Quarterly Results for the Period ended September 30, 2017 – Press ReleaseOctober 25, 2017
Revenues (net of taxes and pass-through component sale) grew 20.9%, Operating profit grew 61.2% and Net profit grew 68.0% year-on-year, for the quarter ended Sep 30, 2017
Bangalore, October 25, 2017: Tejas Networks [BSE: 540595, NSE: TEJASNET] today reported its financial results for the second quarter ended September 30, 2017.
Tejas Networks designs, develops, manufactures and sells high-performance and costcompetitive optical and data networking products, which are used to build high-speed communication networks over optical fiber.
For the quarter ended September 30, 2017, our consolidated revenues (net of taxes and pass-through component sale to our contract manufacturers) were Rs. 214.90 crore which was a growth of 20.9% year-on-year. Our operating profits grew by 61.2% year-on-year and net profit grew 68.0% year-on-year. As a percentage of consolidated revenues (net of taxes and pass-through component sale to our contract manufacturers) our operating margin was 13.6% in Q2’18 compared to 10.2% in Q2’17 and our net profit after tax in Q2’18 was 12.5% as compared to net profit of 9.0% in Q2’17.

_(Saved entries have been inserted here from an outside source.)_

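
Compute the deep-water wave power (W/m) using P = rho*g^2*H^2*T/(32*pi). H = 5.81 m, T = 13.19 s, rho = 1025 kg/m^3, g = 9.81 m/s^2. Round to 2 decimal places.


P = rho * g^2 * H^2 * T / (32 * pi)
P = 1025 * 9.81^2 * 5.81^2 * 13.19 / (32 * pi)
P = 1025 * 96.2361 * 33.7561 * 13.19 / 100.53096
P = 436876.91 W/m

436876.91


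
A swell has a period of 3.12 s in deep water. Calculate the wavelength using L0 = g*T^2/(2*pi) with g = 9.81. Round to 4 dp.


L0 = g * T^2 / (2 * pi)
L0 = 9.81 * 3.12^2 / (2 * pi)
L0 = 9.81 * 9.7344 / 6.28319
L0 = 95.4945 / 6.28319
L0 = 15.1984 m

15.1984


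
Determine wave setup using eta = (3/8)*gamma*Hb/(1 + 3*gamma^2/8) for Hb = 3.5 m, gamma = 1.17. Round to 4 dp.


eta = (3/8) * gamma * Hb / (1 + 3*gamma^2/8)
Numerator = (3/8) * 1.17 * 3.5 = 1.535625
Denominator = 1 + 3*1.17^2/8 = 1 + 0.513338 = 1.513338
eta = 1.535625 / 1.513338
eta = 1.0147 m

1.0147


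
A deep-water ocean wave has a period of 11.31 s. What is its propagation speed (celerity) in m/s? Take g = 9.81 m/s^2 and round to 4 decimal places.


We use the deep-water celerity formula:
C = g * T / (2 * pi)
C = 9.81 * 11.31 / (2 * 3.14159...)
C = 110.951100 / 6.283185
C = 17.6584 m/s

17.6584


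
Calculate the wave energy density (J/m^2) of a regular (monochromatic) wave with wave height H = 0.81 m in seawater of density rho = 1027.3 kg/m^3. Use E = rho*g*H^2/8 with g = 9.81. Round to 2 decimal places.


E = (1/8) * rho * g * H^2
E = (1/8) * 1027.3 * 9.81 * 0.81^2
E = 0.125 * 1027.3 * 9.81 * 0.6561
E = 826.51 J/m^2

826.51


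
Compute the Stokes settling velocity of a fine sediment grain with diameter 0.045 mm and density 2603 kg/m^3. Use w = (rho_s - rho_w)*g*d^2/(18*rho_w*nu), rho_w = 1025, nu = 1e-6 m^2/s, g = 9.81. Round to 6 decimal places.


w = (rho_s - rho_w) * g * d^2 / (18 * rho_w * nu)
d = 0.045 mm = 0.000045 m
rho_s - rho_w = 2603 - 1025 = 1578
Numerator = 1578 * 9.81 * (0.000045)^2 = 0.000031347364
Denominator = 18 * 1025 * 1e-6 = 0.018450
w = 0.001699 m/s

0.001699


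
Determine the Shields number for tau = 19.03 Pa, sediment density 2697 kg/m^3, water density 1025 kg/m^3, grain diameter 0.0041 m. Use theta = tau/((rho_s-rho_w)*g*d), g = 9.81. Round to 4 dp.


theta = tau / ((rho_s - rho_w) * g * d)
rho_s - rho_w = 2697 - 1025 = 1672
Denominator = 1672 * 9.81 * 0.0041 = 67.249512
theta = 19.03 / 67.249512
theta = 0.2830

0.2830


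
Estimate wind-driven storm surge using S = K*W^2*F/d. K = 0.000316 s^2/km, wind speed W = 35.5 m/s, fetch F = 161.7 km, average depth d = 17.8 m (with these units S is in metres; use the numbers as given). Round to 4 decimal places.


S = K * W^2 * F / d
W^2 = 35.5^2 = 1260.25
S = 0.000316 * 1260.25 * 161.7 / 17.8
Numerator = 0.000316 * 1260.25 * 161.7 = 64.395246
S = 64.395246 / 17.8 = 3.6177 m

3.6177


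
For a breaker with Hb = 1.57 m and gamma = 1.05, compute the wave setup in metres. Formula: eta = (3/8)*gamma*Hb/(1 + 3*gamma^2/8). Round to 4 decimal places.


eta = (3/8) * gamma * Hb / (1 + 3*gamma^2/8)
Numerator = (3/8) * 1.05 * 1.57 = 0.618188
Denominator = 1 + 3*1.05^2/8 = 1 + 0.413438 = 1.413438
eta = 0.618188 / 1.413438
eta = 0.4374 m

0.4374


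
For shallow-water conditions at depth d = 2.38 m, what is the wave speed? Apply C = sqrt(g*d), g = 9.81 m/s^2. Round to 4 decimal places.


Using the shallow-water approximation:
C = sqrt(g * d) = sqrt(9.81 * 2.38)
C = sqrt(23.3478)
C = 4.8320 m/s

4.8320


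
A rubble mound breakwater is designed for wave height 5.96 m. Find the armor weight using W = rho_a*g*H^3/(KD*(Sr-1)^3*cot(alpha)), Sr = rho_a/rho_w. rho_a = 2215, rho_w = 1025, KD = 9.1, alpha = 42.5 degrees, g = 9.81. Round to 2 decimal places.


Sr = rho_a / rho_w = 2215 / 1025 = 2.160976
(Sr - 1) = 1.160976
(Sr - 1)^3 = 1.564838
cot(42.5) = 1 / tan(42.5) = 1 / 0.916331 = 1.091309
Numerator = 2215 * 9.81 * 5.96^3 = 4600250.8809
Denominator = 9.1 * 1.564838 * 1.091309 = 15.540258
W = 4600250.8809 / 15.540258
W = 296021.53 N

296021.53


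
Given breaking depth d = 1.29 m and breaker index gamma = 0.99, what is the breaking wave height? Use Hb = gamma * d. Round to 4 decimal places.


Hb = gamma * d
Hb = 0.99 * 1.29
Hb = 1.2771 m

1.2771


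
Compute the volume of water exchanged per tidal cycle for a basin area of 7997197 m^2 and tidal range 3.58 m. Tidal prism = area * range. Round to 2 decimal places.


Tidal prism = Area * Tidal range
P = 7997197 * 3.58
P = 28629965.26 m^3

28629965.26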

For the six month period ended September 30, 2017, our revenues (net of taxes and passthrough component sales to our contract manufacturers) were Rs. 415.01 crore which was a growth of 33.5% year-on-year, our operating profits grew by 120.2% year-on-year and our net profit grew 232.5% year-on-year.
Mr. Sanjay Nayak, Managing Director and CEO of Tejas Networks said, “We continue to see strong growth led by India, which is the world’s fastest growing optical networking market. We believe that India is at the cusp of a prolonged growth cycle in optical networking, driven by strong usage of mobile data as well as broadband by consumers, businesses and government”.
Tejas continued to strengthen its market position in India. Recently, Ovum (Informa), a global market-leading data, research and consulting firm, ranked Tejas as #1 in marketshare for India’s Optical Aggregation market for the last 4 quarters rolling.
Mr. Venkatesh Gadiyar, CFO said, “We continue to see the benefits of operating leverage, which is reflected in our strong profitability growth on a year-on-year basis. For the first half of the year, our net profit after tax was Rs. 47.31 crore and we generated cash of Rs. 94.72 crore from operations. As of September 30, 2017, our cash and cash equivalents amounted to Rs.381.52 crore. We are now practically a debt-free company, with a outstanding debt of just Rs. 3.37 crore as of September 30, 2017.”
Recently we have strengthened our management team and Mr. N R Ravikrishnan has joined us on October 11, 2017 as General Counsel and Chief Compliance officer. Earlier, he worked as the Company Secretary and Head (Compliance, Audit and Facilities) in Infosys Group.
Tejas Networks designs, develops and sells high-performance and cost-competitive networking products to telecommunications service providers, internet service providers, utilities, defence and government entities in over 65 countries. Tejas products utilize a programmable, software-defined hardware architecture with a common software codebase, that delivers seamless upgrades of new features and technology standards. Tejas Networks is ranked among top-10 suppliers in the global optical aggregation segment and has filed over 337 patents.
For more information, visit Tejas Networks at http://www.tejasnetworks.com or contact Investor Relations: firstname.lastname@example.org Attn: Mr. Santosh Kesavan: email@example.com Phone: +91 80 41794600
Certain statements in this release concerning our future growth prospects are forward-looking statements, which involve a number of risks, and uncertainties that could cause actual results to differ materially from those in such forward-looking statements due to risks or uncertainties associated with our expectations with respect to, but not limited to, our ability to successfully implement our strategy and our growth and expansion plans, technological changes, our exposure to market risks, general economic and political conditions in India which have an impact on our business activities or investments, changes in the laws and regulations that apply to the industry in which the Company operates. The Company does not undertake to update any forward-looking statements that may be made from time to time by or on behalf of the Company.